The final book in the pes/1 anthology is Daniel S. Alvarez’s Okuhe (pes/1_03). It is a photographic journal of the intimate through an exploration, largely, of the female form. “Okuhe,” the text informs us, “ is a [word] that means both ‘toward the inside’ and ‘for my wife.’” Alverez’s instructions were to move away from the impersonal and towards the intimate and this work is just that. There is an almost Nabokovian voyeurism to the work, an intimacy that is all cerebral; microscopically close and yet viewed through binoculars by a stranger in an attic window. Interspersed with the female form, streets, vistas and ephemeral trash such as potato chip bags and soda cans make a sort of stalker's catalogue. This all sounds ominous or a little creepy, but the effect is of devotion. The photographer is astonished at his subject and the effect is the intensely personal.

pes/1. Photographs by Roger Guaus, Juan Diego Valera and Daniel S. Alverez. Standard Books, 2013.

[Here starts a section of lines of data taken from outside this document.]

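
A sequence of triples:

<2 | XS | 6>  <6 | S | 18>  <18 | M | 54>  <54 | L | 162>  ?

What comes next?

<162 | XL | 486>

First value goes 2, 6, 18, 54 → 162 (×3 each step).
Size: XS, S, M, L → XL (runs through clothing sizes XS→XL).
Third value: 6, 18, 54, 162 → 486 (always 3 × the first value).
So the next triple is <162 | XL | 486>.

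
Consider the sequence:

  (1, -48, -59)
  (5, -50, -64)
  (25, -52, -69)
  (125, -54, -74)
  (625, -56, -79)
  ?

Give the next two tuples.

(3125, -58, -84), (15625, -60, -89)

First coordinate: 1, 5, 25, 125, 625 → 3125 → 15625 (×5 each step).
Second coordinate: -48, -50, -52, -54, -56 → -58 → -60 (−2 each step).
Third coordinate: −5 each step; -59, -64, -69, -74, -79 → -84 → -89.
Putting the parts together: (3125, -58, -84) and then (15625, -60, -89).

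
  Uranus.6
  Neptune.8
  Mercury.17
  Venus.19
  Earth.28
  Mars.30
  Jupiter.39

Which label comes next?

Planet: runs through the planets Mercury→Neptune; Uranus, Neptune, Mercury, Venus, Earth, Mars, Jupiter → Saturn.
Second component goes 6, 8, 17, 19, 28, 30, 39 → 41 (alternating steps +2, +9, +2, +9, …).
Combining the parts gives Saturn.41.

Saturn.41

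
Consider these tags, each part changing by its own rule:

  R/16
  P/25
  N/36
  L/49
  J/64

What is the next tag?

H/81

For the letter, letters move back 2 places in the alphabet: R, P, N, L, J → H.
Second component: perfect squares: 4², 5², 6², …; 16, 25, 36, 49, 64 → 81.
Putting it together: H/81.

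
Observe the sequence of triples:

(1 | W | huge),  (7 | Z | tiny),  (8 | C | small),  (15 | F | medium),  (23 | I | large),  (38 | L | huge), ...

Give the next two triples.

For the first entry, each term is the sum of the two before it: 1, 7, 8, 15, 23, 38 → 61 → 99.
Letter goes W, Z, C, F, I, L → O → R (letters move forward 3 places in the alphabet, wrapping Z→A).
Size — repeats huge → tiny → small → medium → large: huge, tiny, small, medium, large, huge → tiny → small.
Putting the parts together: (61 | O | tiny) and then (99 | R | small).

(61 | O | tiny), (99 | R | small)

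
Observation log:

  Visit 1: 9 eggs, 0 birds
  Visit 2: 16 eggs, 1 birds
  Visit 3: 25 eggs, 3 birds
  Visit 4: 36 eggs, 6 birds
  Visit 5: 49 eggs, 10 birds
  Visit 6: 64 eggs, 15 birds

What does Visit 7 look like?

81 eggs, 21 birds

For the eggs, perfect squares: 3², 4², 5², …: 9, 16, 25, 36, 49, 64 → 81.
Birds goes 0, 1, 3, 6, 10, 15 → 21 (differences are 1, 2, 3, … (increasing by 1 each time)).
So the next line is 81 eggs, 21 birds.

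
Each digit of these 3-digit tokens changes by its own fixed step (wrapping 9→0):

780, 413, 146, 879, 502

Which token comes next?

235

First digit: 7, 4, 1, 8, 5 → 2 (−3 each step, mod 10).
For the second digit, +3 each step, mod 10: 8, 1, 4, 7, 0 → 3.
Third digit goes 0, 3, 6, 9, 2 → 5 (+3 each step, mod 10).
So the next token is 235.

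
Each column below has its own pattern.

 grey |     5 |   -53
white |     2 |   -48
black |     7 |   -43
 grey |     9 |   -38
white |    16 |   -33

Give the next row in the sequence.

black  25  -28

Shade goes grey, white, black, grey, white → black (repeats grey → white → black).
Second component — each term is the sum of the two before it: 5, 2, 7, 9, 16 → 25.
Third component: -53, -48, -43, -38, -33 → -28 (+5 each step).
Combining the parts gives black  25  -28.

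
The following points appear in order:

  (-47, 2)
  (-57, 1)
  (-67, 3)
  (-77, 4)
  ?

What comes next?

First slot: −10 each step, so -47, -57, -67, -77 → -87.
Second slot — each term is the sum of the two before it: 2, 1, 3, 4 → 7.
Putting it together: (-87, 7).

(-87, 7)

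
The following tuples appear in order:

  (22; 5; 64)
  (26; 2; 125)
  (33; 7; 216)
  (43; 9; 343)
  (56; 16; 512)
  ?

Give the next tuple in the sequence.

First part goes 22, 26, 33, 43, 56 → 72 (differences are 4, 7, 10, … (increasing by 3 each time)).
Second part: each term is the sum of the two before it; 5, 2, 7, 9, 16 → 25.
Third part: perfect cubes: 4³, 5³, 6³, …; 64, 125, 216, 343, 512 → 729.
So the next tuple is (72; 25; 729).

(72; 25; 729)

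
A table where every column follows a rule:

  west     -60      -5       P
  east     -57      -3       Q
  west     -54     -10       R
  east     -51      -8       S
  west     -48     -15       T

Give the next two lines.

east  -45  -13  U; west  -42  -20  V

For the direction, alternates west ↔ east: west, east, west, east, west → east → west.
Second component — +3 each step: -60, -57, -54, -51, -48 → -45 → -42.
Third component: alternating steps +2, −7, +2, −7, …, so -5, -3, -10, -8, -15 → -13 → -20.
Letter: letters move forward 1 place in the alphabet, so P, Q, R, S, T → U → V.
So the next two lines are east  -45  -13  U and west  -42  -20  V.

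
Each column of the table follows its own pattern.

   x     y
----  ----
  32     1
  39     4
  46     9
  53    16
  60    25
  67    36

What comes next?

Column x — +7 each step: 32, 39, 46, 53, 60, 67 → 74.
Column y: 1, 4, 9, 16, 25, 36 → 49 (perfect squares: 1², 2², 3², …).
Putting it together: 74  49.

74  49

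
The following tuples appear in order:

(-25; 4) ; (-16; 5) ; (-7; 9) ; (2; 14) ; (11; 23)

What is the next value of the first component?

First component goes -25, -16, -7, 2, 11 → 20 (+9 each step).

20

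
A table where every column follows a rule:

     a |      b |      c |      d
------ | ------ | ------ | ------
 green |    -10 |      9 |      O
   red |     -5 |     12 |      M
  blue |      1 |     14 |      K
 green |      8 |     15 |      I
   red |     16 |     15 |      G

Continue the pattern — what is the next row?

blue  25  14  E

For the column a, repeats green → red → blue: green, red, blue, green, red → blue.
For the column b, differences are 5, 6, 7, … (increasing by 1 each time): -10, -5, 1, 8, 16 → 25.
Column c goes 9, 12, 14, 15, 15 → 14 (differences are 3, 2, 1, … (decreasing by 1 each time)).
Column d goes O, M, K, I, G → E (letters move back 2 places in the alphabet).
Putting it together: blue  25  14  E.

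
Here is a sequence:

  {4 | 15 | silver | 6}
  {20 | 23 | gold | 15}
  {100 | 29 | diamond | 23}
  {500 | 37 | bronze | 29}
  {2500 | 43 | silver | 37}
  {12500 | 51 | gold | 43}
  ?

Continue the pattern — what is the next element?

First component: 4, 20, 100, 500, 2500, 12500 → 62500 (×5 each step).
Second component goes 15, 23, 29, 37, 43, 51 → 57 (alternating steps +8, +6, +8, +6, …).
Rank: silver, gold, diamond, bronze, silver, gold → diamond (repeats silver → gold → diamond → bronze).
Fourth component: 6, 15, 23, 29, 37, 43 → 51 (always the previous value of the second component).
Combining the parts gives {62500 | 57 | diamond | 51}.

{62500 | 57 | diamond | 51}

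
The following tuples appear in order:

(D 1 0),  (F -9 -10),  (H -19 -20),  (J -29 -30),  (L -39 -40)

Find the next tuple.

(N -49 -50)

Letter: letters move forward 2 places in the alphabet; D, F, H, J, L → N.
Second slot: −10 each step, so 1, -9, -19, -29, -39 → -49.
Third slot: always 1 less than the second slot; 0, -10, -20, -30, -40 → -50.
Putting it together: (N -49 -50).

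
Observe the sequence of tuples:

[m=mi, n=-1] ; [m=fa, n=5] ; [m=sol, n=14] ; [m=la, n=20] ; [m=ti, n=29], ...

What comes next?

[m=do, n=35]

M goes mi, fa, sol, la, ti → do (runs through the solfège scale do→ti).
N: alternating steps +6, +9, +6, +9, …; -1, 5, 14, 20, 29 → 35.
Putting it together: [m=do, n=35].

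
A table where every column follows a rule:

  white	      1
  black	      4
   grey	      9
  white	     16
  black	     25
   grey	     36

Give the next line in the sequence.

white  49

Shade goes white, black, grey, white, black, grey → white (repeats white → black → grey).
For the second component, perfect squares: 1², 2², 3², …: 1, 4, 9, 16, 25, 36 → 49.
Putting it together: white  49.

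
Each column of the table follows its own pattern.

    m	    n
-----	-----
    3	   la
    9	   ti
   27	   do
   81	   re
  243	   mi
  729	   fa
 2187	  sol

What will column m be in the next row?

Column m: 3, 9, 27, 81, 243, 729, 2187 → 6561 (×3 each step).

6561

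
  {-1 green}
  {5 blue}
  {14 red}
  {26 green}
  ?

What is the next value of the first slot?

First slot: -1, 5, 14, 26 → 41 (differences are 6, 9, 12, … (increasing by 3 each time)).

41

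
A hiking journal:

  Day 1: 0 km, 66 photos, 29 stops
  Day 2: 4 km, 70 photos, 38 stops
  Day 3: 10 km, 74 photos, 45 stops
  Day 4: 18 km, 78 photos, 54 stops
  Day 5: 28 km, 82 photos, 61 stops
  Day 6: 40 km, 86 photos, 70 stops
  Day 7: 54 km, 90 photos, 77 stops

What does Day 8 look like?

Km goes 0, 4, 10, 18, 28, 40, 54 → 70 (differences are 4, 6, 8, … (increasing by 2 each time)).
For the photos, +4 each step: 66, 70, 74, 78, 82, 86, 90 → 94.
Stops — alternating steps +9, +7, +9, +7, …: 29, 38, 45, 54, 61, 70, 77 → 86.
Putting it together: 70 km, 94 photos, 86 stops.

70 km, 94 photos, 86 stops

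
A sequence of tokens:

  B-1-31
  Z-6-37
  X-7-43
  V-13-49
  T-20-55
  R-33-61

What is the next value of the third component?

67

Letter goes B, Z, X, V, T, R → P (letters move back 2 places in the alphabet, wrapping A→Z).
Second component: each term is the sum of the two before it; 1, 6, 7, 13, 20, 33 → 53.
Third component — +6 each step: 31, 37, 43, 49, 55, 61 → 67.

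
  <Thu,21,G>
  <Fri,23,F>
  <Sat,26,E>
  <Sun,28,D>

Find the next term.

<Mon,31,C>

Day: Thu, Fri, Sat, Sun → Mon (runs through the weekdays Mon→Sun).
Second coordinate: alternating steps +2, +3, +2, +3, …, so 21, 23, 26, 28 → 31.
For the letter, letters move back 1 place in the alphabet: G, F, E, D → C.
So the next term is <Mon,31,C>.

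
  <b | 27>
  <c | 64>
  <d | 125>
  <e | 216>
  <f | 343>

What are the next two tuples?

Letter goes b, c, d, e, f → g → h (letters move forward 1 place in the alphabet).
Second entry goes 27, 64, 125, 216, 343 → 512 → 729 (perfect cubes: 3³, 4³, 5³, …).
So the next two tuples are <g | 512> and <h | 729>.

<g | 512>, <h | 729>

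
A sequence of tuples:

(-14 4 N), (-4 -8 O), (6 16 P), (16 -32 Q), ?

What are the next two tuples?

For the first coordinate, +10 each step: -14, -4, 6, 16 → 26 → 36.
Second coordinate: ×(-2) each step, so 4, -8, 16, -32 → 64 → -128.
Letter — letters move forward 1 place in the alphabet: N, O, P, Q → R → S.
So the next two tuples are (26 64 R) and (36 -128 S).

(26 64 R), (36 -128 S)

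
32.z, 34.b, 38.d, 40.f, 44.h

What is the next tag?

46.j

First component: 32, 34, 38, 40, 44 → 46 (alternating steps +2, +4, +2, +4, …).
Letter — letters move forward 2 places in the alphabet, wrapping Z→A: z, b, d, f, h → j.
Combining the parts gives 46.j.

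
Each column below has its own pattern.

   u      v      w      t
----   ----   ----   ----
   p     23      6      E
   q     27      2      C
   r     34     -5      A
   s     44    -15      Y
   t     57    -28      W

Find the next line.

For the column u, letters move forward 1 place in the alphabet: p, q, r, s, t → u.
Column v: differences are 4, 7, 10, … (increasing by 3 each time), so 23, 27, 34, 44, 57 → 73.
Column w: 6, 2, -5, -15, -28 → -44 (together with the column v always sums to 29).
Column t: E, C, A, Y, W → U (letters move back 2 places in the alphabet, wrapping A→Z).
So the next line is u  73  -44  U.

u  73  -44  U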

The presentation of the whole anthology is beautiful. Each book stands alone as an item, but is even more pleasing when the whole set is present. The only real drawback isn’t in the three books themselves, but in the cardboard sleeve that houses them. It has weak edges and by the time I received my copy it had already worn. That being said, this collection is of a high standard and I especially recommend it to anybody in the market to collect books with a handmade appeal. The text included is informative and also very well formatted so as to complete the books visual design.—CHRISTOPHER J. JOHNSON

CHRISTOPHER J. JOHNSON is originally from Madison Wisconsin. He came to Santa Fe in 2002 and graduated from the College of Santa Fe majoring in English with an emphasis in poetry. He is a freelance writer and reporter.